New Mannich-type arylidenerhodanines as potent inhibitors of AChE and BChE: synthesis, biological evaluation, cytotoxicity and molecular modeling

Abstract

Alzheimer's disease (AD) is a neurodegenerative disorder with a gradual increase in severity. The underlying cause of the disease is the dysfunction of cholinergic neurotransmission affecting mainly the activity of acetylcholinesterase (AChE) and butyrylcholinesterase (BChE). Within the context of the present research, a new group of 3,5-disubstituted rhodanine derivatives containing tertiary amine groups has been prepared and their potency in the inhibition of AChE and BChE was assessed. Enzymatic assays demonstrated that compounds 6 and 11 exhibited exceptional inhibitory potency, with K_i values of 13.61 nM and 12.70 nM against AChE, and 10.44 nM and 25.11 nM against BChE, respectively, surpassing the reference inhibitors tacrine (145.21 nM for AChE and 169.54 nM for BChE) and donepezil (67.41 nM for AChE and 62.44 nM for BChE). Cytotoxicity studies confirmed minimal toxicity in human umbilical vein endothelial cells (HUVEC) at concentrations several times higher than the effective inhibitory doses (IC₅₀ = 79.13 µM for 6 and 69.14 µM for 11).

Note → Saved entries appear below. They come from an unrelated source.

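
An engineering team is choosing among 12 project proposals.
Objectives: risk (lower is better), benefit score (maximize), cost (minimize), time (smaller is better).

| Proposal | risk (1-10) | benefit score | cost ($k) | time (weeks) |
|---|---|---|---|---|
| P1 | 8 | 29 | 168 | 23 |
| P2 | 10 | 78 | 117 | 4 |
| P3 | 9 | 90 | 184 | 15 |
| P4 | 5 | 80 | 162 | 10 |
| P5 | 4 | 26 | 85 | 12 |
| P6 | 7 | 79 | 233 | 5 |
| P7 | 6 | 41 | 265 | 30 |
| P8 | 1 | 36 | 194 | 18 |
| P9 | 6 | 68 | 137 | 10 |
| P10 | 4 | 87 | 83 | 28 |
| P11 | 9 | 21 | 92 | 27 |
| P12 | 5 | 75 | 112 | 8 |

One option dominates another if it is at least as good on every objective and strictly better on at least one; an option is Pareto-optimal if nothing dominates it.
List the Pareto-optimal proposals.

P2, P3, P4, P5, P6, P8, P10, P12

P1: dominated by P4 (risk 5≤8, benefit score 80≥29, cost 162≤168, time 10≤23).
P2: not dominated (best time).
P3: not dominated (best benefit score).
P4: not dominated.
P5: not dominated.
P6: not dominated.
P7: dominated by P4 (risk 5≤6, benefit score 80≥41, cost 162≤265, time 10≤30).
P8: not dominated (best risk).
P9: dominated by P12 (risk 5≤6, benefit score 75≥68, cost 112≤137, time 8≤10).
P10: not dominated (best cost).
P11: dominated by P5 (risk 4≤9, benefit score 26≥21, cost 85≤92, time 12≤27).
P12: not dominated.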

The results from molecular docking and MM-GBSA calculations supported this presumption by foretelling strong binding affinities, where compound 11 was the one to show a free energy of −103.26 kcal mol⁻¹ for AChE and compound 6 −86.75 kcal mol⁻¹ for BChE. Moreover, the 250 ns molecular dynamics simulations gave a confirmation of the structural stability and the prolonged existence of the key interactions in the enzyme active sites during the entire time. The findings of this research emphasize compounds 6 and 11 as potential candidates for the creation of strong cholinesterase inhibitors for the treatment of Alzheimer's disease, thus encouraging additional studies.